A. I put myself into the shoes of my ancestors so that it becomes more personal. I feel that it brings my story to life. For example: When my dad was thirteen, he was asked to bury the skunks that his father had shot. But before he buried them, he drained the scent glands of each skunk until he had a jar full of "skunk oil." Then he took it to school with him to show his classmates. He was so excited as he explained how he had done it. But in all the excitement it slipped from his hands and landed on the schoolroom floor and splattered everywhere. The stench was so terrible that everyone held their noses and ran outside as fast as their legs could go. The teacher excused school for the rest of the day. My dad was considered a "hero" because he had closed down the school for his classmates. (I actually included this experience in Melinda and the Wild West.)
Another example is my great grandmother, Sarah Robinson. She lost her hearing when she was a baby. Even though she was deaf, she was known as one of the most graceful dancers in town. She was a beautiful woman with black hair, blue eyes, and was 5' 5" tall. Nothing held her back. She was a spunky woman. One day she had a feeling that an intruder was in her home so she grabbed her broom and searched the house. She found the terrible man under her bed. With all the power and strength she had, she swatted him out of the house and down the street, pummeling him as she went. (I patterned the character in Sarah's Special Gift after my great grandmother Sarah Robinson.)
It's important to put yourself in their shoes and write their story. In doing this, it becomes personal.
Q. Do you ever put real experiences in your novels?
A. Yes. All the time. I feel this adds a bit of reality to my characters and I always tell my readers what's true in the Author's Notes at the back of the book. For example, in Mayan Intrigue, I added a few comical experiences that happened to my husband. For example: There's the "hair clip" incident. We were quietly sitting in church, listening to the talks while my 2 daughters were combing their fingers through my husband's hair. He enjoyed it and it was relaxing so he thought nothing of it. But in reality, they began putting their own hair clips in his hair to make it pretty. I didn't know what they were doing until the meeting was closed and he got up to talk to someone. At a distance, I saw what they had done and I couldn't say a word. Finally a gentleman grinned at him and told my husband that his daughters had left a gift in his hair. When he put his hand to his head and felt it, he was shocked. It was hilarious. I have several experiences like that in my books. He's okay with it, though, because I told him what I wanted to do and he just smiled and nodded, knowing it would bring a bit of humor to the story.
Q. What is it like to switch from historical romance to mystery?
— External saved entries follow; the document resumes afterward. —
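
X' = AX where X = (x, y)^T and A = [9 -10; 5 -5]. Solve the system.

Coefficient matrix A = [[9, -10], [5, -5]].
Characteristic polynomial det(A - λI) = λ^2 - 4λ + 5 = 0.
Eigenvalues λ = 2 ± i (complex conjugate pair).
For λ=2+i: an eigenvector is (-1,-1) - i(3,2) = (-1 - 3i, -1 - 2i).
A real fundamental pair from Re and Im of e^((2+i)t)v: X_1 = e^(2t)(cos(t)·(-1,-1) + sin(t)·(3,2)), X_2 = e^(2t)(sin(t)·(-1,-1) - cos(t)·(3,2)).
General solution: c_1X_1 + c_2X_2.

x(t) = 3c_1e^(2t)sin(t) - c_1e^(2t)cos(t) - c_2e^(2t)sin(t) - 3c_2e^(2t)cos(t), y(t) = 2c_1e^(2t)sin(t) - c_1e^(2t)cos(t) - c_2e^(2t)sin(t) - 2c_2e^(2t)cos(t)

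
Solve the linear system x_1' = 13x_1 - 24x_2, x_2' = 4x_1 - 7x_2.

x_1(t) = -2K_1e^(t) - 3K_2e^(5t), x_2(t) = -K_1e^(t) - K_2e^(5t)

Coefficient matrix A = [[13, -24], [4, -7]].
Characteristic polynomial det(A - λI) = λ^2 - 6λ + 5 = 0.
Eigenvalues λ = 1, 5.
For λ=1: (A-λI) row 1 is [12, -24], so an eigenvector is (-2, -1).
For λ=5: (A-λI) row 1 is [8, -24], so an eigenvector is (-3, -1).
General solution: K_1e^(t)(-2,-1) + K_2e^(5t)(-3,-1).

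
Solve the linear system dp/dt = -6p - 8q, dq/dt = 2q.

Coefficient matrix A = [[-6, -8], [0, 2]].
Characteristic polynomial det(A - λI) = λ^2 + 4λ - 12 = 0.
Eigenvalues λ = -6, 2.
For λ=-6: (A-λI) row 1 is [0, -8], so an eigenvector is (1, 0).
For λ=2: (A-λI) row 1 is [-8, -8], so an eigenvector is (-1, 1).
General solution: C_1e^(-6t)(1,0) + C_2e^(2t)(-1,1).

p(t) = C_1e^(-6t) - C_2e^(2t), q(t) = C_2e^(2t)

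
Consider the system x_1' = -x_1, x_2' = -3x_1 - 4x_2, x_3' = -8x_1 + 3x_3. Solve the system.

x_1(t) = C_1e^(-t), x_2(t) = -C_1e^(-t) + C_3e^(-4t), x_3(t) = 2C_1e^(-t) + C_2e^(3t)

Coefficient matrix A = [[-1, 0, 0], [-3, -4, 0], [-8, 0, 3]].
det(A - λI) = 0 gives eigenvalues λ = -1, 3, -4.
For λ=-1: eigenvector (1,-1,2).
For λ=3: eigenvector (0,0,1).
For λ=-4: eigenvector (0,1,0).
General solution: C_1e^(-t)(1,-1,2) + C_2e^(3t)(0,0,1) + C_3e^(-4t)(0,1,0).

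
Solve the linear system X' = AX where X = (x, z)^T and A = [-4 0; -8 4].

x(t) = -c_2e^(-4t), z(t) = c_1e^(4t) - c_2e^(-4t)

Coefficient matrix A = [[-4, 0], [-8, 4]].
Characteristic polynomial det(A - λI) = λ^2 - 16 = 0.
Eigenvalues λ = 4, -4.
For λ=4: (A-λI) row 1 is [-8, 0], so an eigenvector is (0, 1).
For λ=-4: (A-λI) row 2 is [-8, 8], so an eigenvector is (-1, -1).
General solution: c_1e^(4t)(0,1) + c_2e^(-4t)(-1,-1).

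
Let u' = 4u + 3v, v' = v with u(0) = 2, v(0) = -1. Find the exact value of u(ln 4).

A = [[4,3],[0,1]]; eigenvalues λ = 1, 4.
Eigenvectors: (1,-1) for λ=1, (-1,0) for λ=4.
From the initial condition, c_1 = 1, c_2 = -1.
u(ln 4) = (1)(4^1)(1) + (-1)(4^4)(-1) = 260.

260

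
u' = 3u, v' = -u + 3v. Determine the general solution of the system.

u(t) = -C_2e^(3t), v(t) = C_1e^(3t) + C_2te^(3t) + 2C_2e^(3t)

Coefficient matrix A = [[3, 0], [-1, 3]].
Characteristic polynomial det(A - λI) = λ^2 - 6λ + 9 = 0.
Single eigenvalue λ = 3 with algebraic multiplicity 2.
Eigenvector v = (0,1); generalized eigenvector w with (A-λI)w=v is (-1,2).
General solution: e^(3t)[C_1·v + C_2·(t·v + w)].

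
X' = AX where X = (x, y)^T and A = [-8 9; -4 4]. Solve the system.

x(t) = 3c_1e^(-2t) + 3c_2te^(-2t) - 2c_2e^(-2t), y(t) = 2c_1e^(-2t) + 2c_2te^(-2t) - c_2e^(-2t)

Coefficient matrix A = [[-8, 9], [-4, 4]].
Characteristic polynomial det(A - λI) = λ^2 + 4λ + 4 = 0.
Single eigenvalue λ = -2 with algebraic multiplicity 2.
Eigenvector v = (3,2); generalized eigenvector w with (A-λI)w=v is (-2,-1).
General solution: e^(-2t)[c_1·v + c_2·(t·v + w)].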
A. The writing process between romance and mystery is quite a change with a completely different mind set. With romance, you plan out the plot around the meeting of a couple. As you write, you develop some sort of charisma between the characters, making the reader feel excited that one day they're going to hit it off and fall in love. You, as the reader, know the outcome. But with a mystery, the reader is in the dark. The author has to come up with a plot that no one can figure out until towards the end of the story. In a mystery, you may or may not allow your reader to know who the bad guys are, according to whether it's a cozy mystery or mystery suspense. In a cozy mystery, the reader doesn't know who the bad guys are until the end of the book. With mystery suspense, the reader knows who they are and it makes for a more suspenseful outcome.